- South Street Location within Greater London
- London borough: Bromley;
- Ceremonial county: Greater London
- Region: London;
- Country: England
- Sovereign state: United Kingdom
- Post town: WESTERHAM
- Postcode district: TN16
- Dialling code: 01959
- Police: Metropolitan
- Fire: London
- Ambulance: London
- London Assembly: Bexley and Bromley;

= South Street, Bromley =

South Street is a hamlet in the far south of the London Borough of Bromley, 16.5 mi south south-east from Charing Cross. It is the highest settlement in all of the London Region, averaging about 220 m above sea level. It is about 1 km east of the larger settlement of Tatsfield, and about 5 mi from Junction 5 of the M25, and lies outside London's contiguous built-up area. The hamlet lies along the A233 road, which connects Biggin Hill with the A25 near Westerham.
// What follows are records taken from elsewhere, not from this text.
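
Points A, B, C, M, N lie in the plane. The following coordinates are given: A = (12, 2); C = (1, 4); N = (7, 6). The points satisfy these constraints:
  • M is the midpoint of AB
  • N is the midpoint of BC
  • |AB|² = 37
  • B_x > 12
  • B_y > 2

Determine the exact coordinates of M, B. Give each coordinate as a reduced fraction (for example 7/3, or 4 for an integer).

1. B_x = 13  [B = 2·N−C = 2·(7, 6)−(1, 4)]
2. B_y = 8  [B = 2·N−C = 2·(7, 6)−(1, 4)]
   so B = (13, 8)
3. M_x = 25/2  [2·M = A+B = (12, 2)+(13, 8)]
4. M_y = 5  [2·M = A+B = (12, 2)+(13, 8)]
   so M = (25/2, 5)

M = (25/2, 5)
B = (13, 8)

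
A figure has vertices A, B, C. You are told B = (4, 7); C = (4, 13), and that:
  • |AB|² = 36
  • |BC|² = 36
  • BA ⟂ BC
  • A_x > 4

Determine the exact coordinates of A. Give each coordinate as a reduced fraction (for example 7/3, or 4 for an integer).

A = (10, 7)

1. A_x = 10  [[BA ⟂ BC ⇒ 6y-42=0] ∩ [|A−(4, 7)|²=36]]
2. A_y = 7  [[BA ⟂ BC ⇒ 6y-42=0] ∩ [|A−(4, 7)|²=36]]
   so A = (10, 7)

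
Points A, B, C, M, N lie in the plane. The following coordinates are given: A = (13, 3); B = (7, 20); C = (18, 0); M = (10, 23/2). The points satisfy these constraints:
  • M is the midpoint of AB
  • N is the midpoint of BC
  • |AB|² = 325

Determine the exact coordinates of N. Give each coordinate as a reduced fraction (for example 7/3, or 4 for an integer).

N = (25/2, 10)

1. N_x = 25/2  [2·N = B+C = (7, 20)+(18, 0)]
2. N_y = 10  [2·N = B+C = (7, 20)+(18, 0)]
   so N = (25/2, 10)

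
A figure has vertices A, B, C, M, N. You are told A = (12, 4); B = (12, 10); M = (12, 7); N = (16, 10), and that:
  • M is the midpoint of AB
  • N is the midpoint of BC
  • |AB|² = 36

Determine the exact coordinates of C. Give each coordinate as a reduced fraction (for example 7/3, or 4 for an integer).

C = (20, 10)

1. C_x = 20  [C = 2·N−B = 2·(16, 10)−(12, 10)]
2. C_y = 10  [C = 2·N−B = 2·(16, 10)−(12, 10)]
   so C = (20, 10)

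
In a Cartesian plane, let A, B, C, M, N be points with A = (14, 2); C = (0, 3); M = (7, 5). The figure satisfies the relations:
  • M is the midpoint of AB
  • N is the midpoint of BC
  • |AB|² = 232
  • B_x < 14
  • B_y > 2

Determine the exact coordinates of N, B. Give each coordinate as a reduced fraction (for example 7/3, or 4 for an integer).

N = (0, 11/2)
B = (0, 8)

1. B_x = 0  [B = 2·M−A = 2·(7, 5)−(14, 2)]
2. B_y = 8  [B = 2·M−A = 2·(7, 5)−(14, 2)]
   so B = (0, 8)
3. N_x = 0  [2·N = B+C = (0, 8)+(0, 3)]
4. N_y = 11/2  [2·N = B+C = (0, 8)+(0, 3)]
   so N = (0, 11/2)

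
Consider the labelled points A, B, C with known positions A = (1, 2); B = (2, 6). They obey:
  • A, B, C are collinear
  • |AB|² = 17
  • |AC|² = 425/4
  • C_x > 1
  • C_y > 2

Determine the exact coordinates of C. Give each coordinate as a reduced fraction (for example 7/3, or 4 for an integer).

1. C_x = 7/2  [[A, B, C are collinear ⇒ -4x+1y+2=0] ∩ [|C−(1, 2)|²=425/4]]
2. C_y = 12  [[A, B, C are collinear ⇒ -4x+1y+2=0] ∩ [|C−(1, 2)|²=425/4]]
   so C = (7/2, 12)

C = (7/2, 12)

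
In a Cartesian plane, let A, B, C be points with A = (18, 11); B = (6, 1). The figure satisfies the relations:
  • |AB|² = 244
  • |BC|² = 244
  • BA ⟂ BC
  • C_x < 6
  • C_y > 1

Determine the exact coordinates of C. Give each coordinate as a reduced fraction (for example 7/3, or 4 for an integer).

1. C_x = -4  [[BA ⟂ BC ⇒ 12x+10y-82=0] ∩ [|C−(6, 1)|²=244]]
2. C_y = 13  [[BA ⟂ BC ⇒ 12x+10y-82=0] ∩ [|C−(6, 1)|²=244]]
   so C = (-4, 13)

C = (-4, 13)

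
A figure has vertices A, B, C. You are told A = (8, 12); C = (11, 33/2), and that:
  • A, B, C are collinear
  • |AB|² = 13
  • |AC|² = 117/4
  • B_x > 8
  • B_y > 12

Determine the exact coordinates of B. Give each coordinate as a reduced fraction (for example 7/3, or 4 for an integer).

B = (10, 15)

1. B_x = 10  [[A, B, C are collinear ⇒ 9/2x-3y=0] ∩ [|B−(8, 12)|²=13]]
2. B_y = 15  [[A, B, C are collinear ⇒ 9/2x-3y=0] ∩ [|B−(8, 12)|²=13]]
   so B = (10, 15)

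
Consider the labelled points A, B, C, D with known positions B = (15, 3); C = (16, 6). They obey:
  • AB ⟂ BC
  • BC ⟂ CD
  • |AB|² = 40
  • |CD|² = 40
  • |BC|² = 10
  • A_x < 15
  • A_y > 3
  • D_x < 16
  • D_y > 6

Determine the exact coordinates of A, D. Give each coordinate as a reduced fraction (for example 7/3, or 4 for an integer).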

The area is now commonly known as Westerham Hill. Part of Westerham Hill is the highest point in Greater London, and like much of the North Downs its southern face (one mile south of South Street) is quite steep, being an escarpment. The south face here is in Kent.

Historically, South Street's main crops were strawberries, which were sold at Covent Garden; and grass for grazing (pasture) and haymaking. Livestock, including sheep and cattle, was another main source of agricultural income. A horse show was held and a stud farm previously existed in the area.